Police were called after a driver at a red light reported that a man with no shirt approached her car. The woman told police she feared the man was going to try to get in, so she ran the red light and called 911.
McAfee then told police he was waiting for a friend to get him but also that he planned to take a taxi home, the report said. He asked if he could walk home, but officers arrested him. They say he smelled of alcohol, his eyes were watery and bloodshot and his speech slurred.
Officers said they had to help McAfee stand up after giving him a breath alcohol test.
Some teammates were already offering assistance.
“Look, it’s my job as Pat’s friend and teammate to be there and support him, and I know that sounds like a company line, but it’s not,” receiver Anthony Gonzalez said. “It’s the truth. We have to be there to help him.”
Teammates also understand that another arrest has again damaged the Colts’ mostly clean-cut reputation.

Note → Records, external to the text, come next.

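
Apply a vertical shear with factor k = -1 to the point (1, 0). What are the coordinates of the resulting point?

Shear matrix for vertical shear with factor k = -1:
[[1, 0], [-1, 1]]
Result: (1, 0) → (1, -1)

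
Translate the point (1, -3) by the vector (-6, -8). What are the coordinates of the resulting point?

Translation by (-6, -8) (homogeneous matrix [[1, 0, -6], [0, 1, -8], [0, 0, 1]]):
x' = 1 + -6 = -5
y' = -3 + -8 = -11
Result: (-5, -11)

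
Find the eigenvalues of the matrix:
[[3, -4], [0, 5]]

Characteristic equation: det(A - λI) = 0
λ² - (trace)λ + (det) = 0
trace = 3 + 5 = 8, det = (3)(5) - (-4)(0) = 15
λ² - (8)λ + (15) = 0
λ = (8 ± √((8)² - 4·(15))) / 2 = (8 ± √4) / 2
Solving: λ = 3, 5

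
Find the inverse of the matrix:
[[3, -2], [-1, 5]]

For [[a,b],[c,d]], inverse = (1/det)·[[d,-b],[-c,a]]
det = (3)(5) - (-2)(-1) = 15 - 2 = 13
Inverse = (1/13)·[[5, 2], [1, 3]]
= [[5/13, 2/13], [1/13, 3/13]]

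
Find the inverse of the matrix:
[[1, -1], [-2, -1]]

For [[a,b],[c,d]], inverse = (1/det)·[[d,-b],[-c,a]]
det = (1)(-1) - (-1)(-2) = -1 - 2 = -3
Inverse = (1/-3)·[[-1, 1], [2, 1]]
= [[1/3, -1/3], [-2/3, -1/3]]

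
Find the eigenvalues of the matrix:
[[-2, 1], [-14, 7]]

Characteristic equation: det(A - λI) = 0
λ² - (trace)λ + (det) = 0
trace = -2 + 7 = 5, det = (-2)(7) - (1)(-14) = 0
λ² - (5)λ + (0) = 0
λ = (5 ± √((5)² - 4·(0))) / 2 = (5 ± √25) / 2
Solving: λ = 0, 5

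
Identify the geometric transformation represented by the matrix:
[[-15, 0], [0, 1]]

This matrix represents: non-uniform scaling by sx = -15, sy = 1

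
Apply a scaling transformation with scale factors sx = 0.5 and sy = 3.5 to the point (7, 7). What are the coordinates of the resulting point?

Scaling matrix:
[[0.50, 0], [0, 3.50]]
Result: (7 × 0.5, 7 × 3.5) = (3.5, 24.5)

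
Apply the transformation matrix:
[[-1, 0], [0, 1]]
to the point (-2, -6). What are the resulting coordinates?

Matrix multiplication:
[[-1, 0], [0, 1]] × [-2, -6]ᵀ
= [(-1)(-2) + (0)(-6), (0)(-2) + (1)(-6)]ᵀ
= [2, -6]ᵀ
Result: (2, -6)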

In January, Colts receiver Taj Smith was stopped by police on suspicion of drunken driving. Smith spent last season on the Colts’ practice squad but was cut Sept. 4.
In August, backup defensive lineman John Gill was arrested for public intoxication after Indianapolis police found Gill passed out in a ditch. The charge was later dropped, but Polian said then that Gill would be placed in a roster category that would keep him inactive all season.
On Sept. 3, defensive tackle Fili Moala was arrested for driving while intoxicated, public intoxication and speeding.
And now it’s McAfee, a fun-loving young player whose Twitter bio reads in part “welcome to the partyy.”
“What coach says from the beginning of training camp is expected to be carried out,” left tackle Charlie Johnson said. “Nobody feels worse than the guys that got in trouble. But they hurt the team’s image and, hopefully, we don’t have anything else happen like this.”
Players insist there is not a drinking problem in Indianapolis.
“Look, we’re all human, we all make mistakes and we’d all like to take something back that we did when were younger,” running back Joseph Addai said. “It’s what you do afterward that makes the difference. The biggest thing is being a man, accepting your mistake and moving forward.”
Which is precisely what Caldwell intends to do Thursday before players leave town for the bye week.
“We talk about it, we talk about it often,” Caldwell said. “One time is too many and we’ve had a few more than we’d like.”
McAfee is averaging 44.7 yards per kick, has placed eight punts inside the opponents’ 20-yard line and has had 11 touchbacks on kickoffs. Only two teams — the Seattle Seahawks and Atlanta Falcons — have forced opponents to start drives deeper than McAfee after kickoffs.